The fourth day of Christmas is traditionally the day to remember the innocents as reported in Matthew’s Gospel.

“Then Herod, when he saw that he had been tricked by the wise men, was in a furious rage, and he sent and killed all the male children in Bethlehem and in all that region who were two years old or under, according to the time which he had ascertained from the wise men. Then was fulfilled what was spoken by the prophet Jeremiah:

“A voice was heard in Ramah,
wailing and loud lamentation,
Rachel weeping for her children;
she refused to be consoled,
because they were no more.”

It might seem like a strange thing to pause in the midst of the celebration of the birth of Jesus to acknowledge a dark and tragic event in the story of our people in which innocent children were slain.

It is, however, extremely important that we do not forget the death of innocents. Whether the story be that of Herod, the death of Jewish children during the Holocaust, the death of children in the Laotian killing fields, the death of children in the conflict in Sudan or any one of the hundreds of of the conflicts that claim the lives of innocents, we who survive are charged with the critical task of remembering.

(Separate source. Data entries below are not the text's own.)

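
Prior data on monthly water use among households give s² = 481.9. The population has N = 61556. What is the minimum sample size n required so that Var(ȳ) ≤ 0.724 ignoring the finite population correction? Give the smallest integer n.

666

Without fpc, n₀ = s²/D = 481.9/0.724 = 665.6077.
Rounding up, n = 666.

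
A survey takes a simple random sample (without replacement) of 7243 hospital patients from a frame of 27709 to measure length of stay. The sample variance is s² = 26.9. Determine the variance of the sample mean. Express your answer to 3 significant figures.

Under SRS without replacement, Var(ȳ) = (1 − f)·s²/n with f = n/N = 7243/27709 = 0.26139521.
Var(ȳ) = (1 − 0.26139521)·26.9/7243 = 0.73860479·0.0037139307 = 0.002743127.

0.00274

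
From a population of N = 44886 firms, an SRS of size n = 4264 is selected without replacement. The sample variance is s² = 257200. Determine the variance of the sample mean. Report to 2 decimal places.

Under SRS without replacement, Var(ȳ) = (1 − f)·s²/n with f = n/N = 4264/44886 = 0.09499621.
Var(ȳ) = (1 − 0.09499621)·257200/4264 = 0.90500379·60.318949 = 54.588878.

54.59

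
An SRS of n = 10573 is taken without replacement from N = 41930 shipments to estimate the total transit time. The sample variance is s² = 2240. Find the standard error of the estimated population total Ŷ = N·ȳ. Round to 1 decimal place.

16689.9

Var(Ŷ) = N²·Var(ȳ) = N²·(1 − n/N)·s²/n.
f = 10573/41930 = 0.25215836; Var(ȳ) = 0.74784164·2240/10573 = 0.15843803.
Var(Ŷ) = 41930² · 0.15843803 = 2.7855385 × 10^8.
SE(Ŷ) = √(2.7855385 × 10^8) = 16689.9.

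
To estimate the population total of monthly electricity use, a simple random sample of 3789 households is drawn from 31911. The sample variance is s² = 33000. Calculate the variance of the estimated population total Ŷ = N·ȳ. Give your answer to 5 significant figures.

7.8158 × 10^9

Var(Ŷ) = N²·Var(ȳ) = N²·(1 − n/N)·s²/n.
f = 3789/31911 = 0.11873649; Var(ȳ) = 0.88126351·33000/3789 = 7.6752958.
Var(Ŷ) = 31911² · 7.6752958 = 7.8158452 × 10^9.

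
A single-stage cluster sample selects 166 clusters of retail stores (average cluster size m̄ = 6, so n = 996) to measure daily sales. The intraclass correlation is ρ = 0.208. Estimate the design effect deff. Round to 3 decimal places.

2.040

deff = 1 + (6 − 1)·0.208 = 1 + 1.04 = 2.04.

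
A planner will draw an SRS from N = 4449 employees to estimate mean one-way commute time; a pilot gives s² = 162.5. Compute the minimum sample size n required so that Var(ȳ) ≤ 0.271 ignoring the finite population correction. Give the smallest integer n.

Without fpc, n₀ = s²/D = 162.5/0.271 = 599.6310.
Rounding up, n = 600.

600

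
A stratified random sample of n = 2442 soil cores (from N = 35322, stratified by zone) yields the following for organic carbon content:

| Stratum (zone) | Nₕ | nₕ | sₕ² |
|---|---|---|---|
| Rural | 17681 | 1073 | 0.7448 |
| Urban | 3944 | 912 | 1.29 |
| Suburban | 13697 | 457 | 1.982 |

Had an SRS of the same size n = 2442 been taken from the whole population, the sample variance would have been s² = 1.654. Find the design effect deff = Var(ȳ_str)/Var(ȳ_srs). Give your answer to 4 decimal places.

1.2805

Var(ȳ_str) = Σ Wₕ²(1−fₕ)sₕ²/nₕ with Wₕ = Nₕ/35322:
  Rural: (17681/35322)²·(1−1073/17681)·0.7448/1073 = 1.6337046 × 10^-4
  Urban: (3944/35322)²·(1−912/3944)·1.29/912 = 1.3557212 × 10^-5
  Suburban: (13697/35322)²·(1−457/13697)·1.982/457 = 6.3039146 × 10^-4
  → Var(ȳ_str) = 8.0731913 × 10^-4.
Var(ȳ_srs) = (1 − 2442/35322)·1.654/2442 = 6.3048734 × 10^-4.
deff = (8.0731913 × 10^-4) / (6.3048734 × 10^-4) = 1.2805.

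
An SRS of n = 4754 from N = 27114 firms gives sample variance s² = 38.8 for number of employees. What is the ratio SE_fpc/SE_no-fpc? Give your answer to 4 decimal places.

0.9081

f = n/N = 4754/27114 = 0.17533378.
SE_no-fpc = √(s²/n) = 0.090341287; SE_fpc = √((1−f)s²/n) = 0.082039948.
Ratio = √(1−f) = 0.90811135.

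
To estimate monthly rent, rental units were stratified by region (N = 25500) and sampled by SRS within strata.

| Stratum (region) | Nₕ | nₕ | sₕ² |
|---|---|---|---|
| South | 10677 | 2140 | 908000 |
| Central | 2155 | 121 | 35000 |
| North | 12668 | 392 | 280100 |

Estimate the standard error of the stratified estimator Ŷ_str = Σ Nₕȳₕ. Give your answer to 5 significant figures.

Var(Ŷ_str) = Σₕ Nₕ²(1 − fₕ)sₕ²/nₕ.
South: 10677²·(1 − 2140/10677)·908000/2140 = 3.8674668 × 10^10.
Central: 2155²·(1 − 121/2155)·35000/121 = 1.267888 × 10^9.
North: 12668²·(1 − 392/12668)·280100/392 = 1.1111993 × 10^11.
Sum = 1.5106249 × 10^11.
SE = √(1.5106249 × 10^11) = 388670.

388670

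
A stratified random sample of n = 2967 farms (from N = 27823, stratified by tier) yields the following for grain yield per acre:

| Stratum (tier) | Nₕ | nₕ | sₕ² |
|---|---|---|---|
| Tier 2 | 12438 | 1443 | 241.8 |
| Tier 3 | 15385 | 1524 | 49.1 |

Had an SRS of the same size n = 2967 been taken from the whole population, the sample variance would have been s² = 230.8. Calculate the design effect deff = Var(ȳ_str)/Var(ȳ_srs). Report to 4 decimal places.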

To forget is to behave as if they never existed.

To forget is to believe that they did not matter.

So we have chosen to remember. Every year we set aside a day to remember not only the innocents who were killed by Herod in his irrational rage, we remember the innocents who have been killed in our world today.

On the one hand, there is good news to celebrate. The last quarter of a century has been a time of significant decrease in infant mortality. The dramatic decline in preventable child deaths since 1990 achieved nearly a halving (49%) of those deaths. The world saved almost 100 million children - among them, 24 million newborns, who would have died had mortality rates remained at 1990 levels.

Still, far too many preventable deaths occur. And our country is proving to be a dangerous place for infants and children. Homicide accounts for one in five injury-related deaths among infants in the United States. And the infant homicide rate increased from 4.3 per 100,000 in 1970 to 9.2 in 2000. It has declined a bit in the past 15 years, but the horror of the death of a single innocent is far too much.

Worldwide 1.2 million babies died in the birth process. Nearly a million babies do not survive their first day of life each year. The leading cause of newborn death is inadequate or nonexistent medical attention for the delivery of the baby. Nearly 3 million babies die within the first month of their lives. Again the reason is lack of proper medical care. The number of deaths of newborns is four times higher in Africa than it is in Europe.

Newborn deaths are not inevitable. Most are easily avoided if the simplest of medical care is made available.

So as we rejoice in the dramatic gift of the Christ child and the incredible joy of God coming to us in the person of an infant, we also set aside one of the days of Christmas to mourn the deaths of the innocent and to renew our commitment to doing what we are able to end preventable child deaths.

Each year Save the Children issues a report on ending newborn deaths. In addition to reporting the statistics, the report contains specific proposals for actions that can be taken by governmental and non governmental agencies to save lives.Hopefully the world will continue to prevent infant deaths.

As long as one mother weeps over the death of her child, however, we will continue to share her sorrow and grief.

On the fourth day of Christmas, we weep with those who weep.